I am deeply confused and doubtful about all the fatigue assessments I did in the past with CII as I have recently done a little research on the fatigue calculation according to ASME VIII div.2.
I think CII calculates max 3d shear stress of every element in the fatigue scenario and compares it with the relevant ASME fatigue curves values.
my first question is: why do fatigue load cases consist of only the source of fatigue? (say in a system which is subject to cyclic temp. variation between T1 and T2, we choose T1-T2 and compare the stress results with twice the ASME values; shouldn't we go for W+P1+T1 and W+P1+T2 and compare the results with one time ASME values)
my second question: since the fatigue load case in ASME is Pb+Pl+Q+F, F being the peak stress, how could we calculate/include F in our CII assessment?

thanks in advance

Hi there,

Here is my personal opinion. Maybe it helps...

Pb+Pl+Q+F stress is already calculated by as B31 expansion stresses, because B31 SIFs are Peak Stress Intensification Factors...
...BUT, be careful, ASME B31 SIFs are defined with respect to girth butt weld, which includes an intrinsic SIF = 2.00.

Therefore, to calculate the overall Pb+Pl+Q+F ASME VIII-2 peak stresses with respect to a "smooth" non-welded spool, you need to increase twice the B31 SIFs.

Personally, I use to reduce two times the ASME VIII-2 fatigue stresses and to let SIFs unchanged in the model - it's faster, with less risk of making mistakes and it's enough accurate since the highest stresses occur generally in fittings and not is simple pipe spools.

As per ASME VIII-2, the Pb+Pl+Q+F stresses, when are checked against fatigue allowable, should initially be divided by 2 (meaning that actual Secondary + Peak resultant stress ranges, as calculated analytically or by FEA, are reduced twice, to find the stress amplitudes) and then are checked against Sa limit from S-N fatigue curves.

By default, Caesar II considers two times the ASME VIII-2 fatigue strength from S-N curves and therefore there is no need to divide the calculated stresses by 2. But, as I've written above, it remains the SIFs non-conformity issue...

Regarding the loading cases development, it is user/engineer option to consider the relevant cyclic loadings for fatigue check.
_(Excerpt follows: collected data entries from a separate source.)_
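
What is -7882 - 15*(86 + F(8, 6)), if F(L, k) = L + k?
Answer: -9382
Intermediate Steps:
-7882 - 15*(86 + F(8, 6)) = -7882 - 15*(86 + (8 + 6)) = -7882 - 15*(86 + 14) = -7882 - 15*100 = -7882 - 1*1500 = -7882 - 1500 = -9382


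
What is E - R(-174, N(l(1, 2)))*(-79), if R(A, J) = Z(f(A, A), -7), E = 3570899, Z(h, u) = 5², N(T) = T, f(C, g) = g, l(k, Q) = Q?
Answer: 3572874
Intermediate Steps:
Z(h, u) = 25
R(A, J) = 25
E - R(-174, N(l(1, 2)))*(-79) = 3570899 - 25*(-79) = 3570899 - 1*(-1975) = 3570899 + 1975 = 3572874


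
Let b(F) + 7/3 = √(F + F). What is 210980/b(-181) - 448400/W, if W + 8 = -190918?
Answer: 20*(-3021039091*I + 33630*√362)/(95463*(3*√362 + 7*I)) ≈ -1337.4 - 10925.0*I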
Is it Pressure Load cyclic load with SAME NO. of loading-unloading cycles as Temperature increase/decrease? If pressure and temperature experience cyclic variations simultaneously, then yes, P+T should be considered in fatigue check.

BUT is it Weight (W) a cyclic load? Excepting fluid weight action, I don't think so...
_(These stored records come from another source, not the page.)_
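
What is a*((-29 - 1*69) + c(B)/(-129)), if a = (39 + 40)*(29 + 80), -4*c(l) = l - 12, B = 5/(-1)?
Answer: -435587435/516 ≈ -8.4416e+5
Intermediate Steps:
B = -5 (B = 5*(-1) = -5)
c(l) = 3 - l/4 (c(l) = -(l - 12)/4 = -(-12 + l)/4 = 3 - l/4)
a = 8611 (a = 79*109 = 8611)
a*((-29 - 1*69) + c(B)/(-129)) = 8611*((-29 - 1*69) + (3 - 1/4*(-5))/(-129)) = 8611*((-29 - 69) + (3 + 5/4)*(-1/129)) = 8611*(-98 + (17/4)*(-1/129)) = 8611*(-98 - 17/516) = 8611*(-50585/516) = -435587435/516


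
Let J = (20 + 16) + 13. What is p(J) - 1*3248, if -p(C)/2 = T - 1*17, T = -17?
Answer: -3180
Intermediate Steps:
J = 49 (J = 36 + 13 = 49)
p(C) = 68 (p(C) = -2*(-17 - 1*17) = -2*(-17 - 17) = -2*(-34) = 68)
p(J) - 1*3248 = 68 - 1*3248 = 68 - 3248 = -3180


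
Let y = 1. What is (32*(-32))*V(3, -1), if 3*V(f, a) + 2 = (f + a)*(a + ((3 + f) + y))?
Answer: -10240/3 ≈ -3413.3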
Anyway, if T1 = Tmax and T2 = Tmin < Tinstall, then I don't think W+P1+T1 and W+P1+T2 are recommended for Fatigue check. You need indeed the thermal expansion/contraction RANGE T1-T2 to be checked. Then, you may need to calculate the EXCLUSIVE PRESSURE Stresses as (W+P1) - W.

Finally, it depends what requirements you have from Client/Owner and what assumptions and/or method statement have been agreed in the Design Basis...


Regards,

I am still having issues with why CAESAR II multiplies the stress values from the S-N curves by two?
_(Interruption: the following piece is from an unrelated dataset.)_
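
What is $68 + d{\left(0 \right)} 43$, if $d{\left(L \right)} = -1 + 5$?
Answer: $240$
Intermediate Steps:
$d{\left(L \right)} = 4$
$68 + d{\left(0 \right)} 43 = 68 + 4 \cdot 43 = 68 + 172 = 240$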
Any additional clarification is appreciated.

Thinking out loud here, but perhaps they're not doubling the stress but halving the cycle.

When you go from state 1 to state 2, it's a half-cycle. Going back to state 1 would make it a full cycle.

Fatigue curves reflect stress amplitude. The piping code expansion stress range is just that, a range, or two times the amplitude.
So in static analysis input, CAESAR II will double the amplitude to give a range for these code-defined range checks. But if you go on to a harmonic analysis - which is an amplitude calculation - these curves will revert to amplitude by halving the entered stresses in the static analysis fatigue input.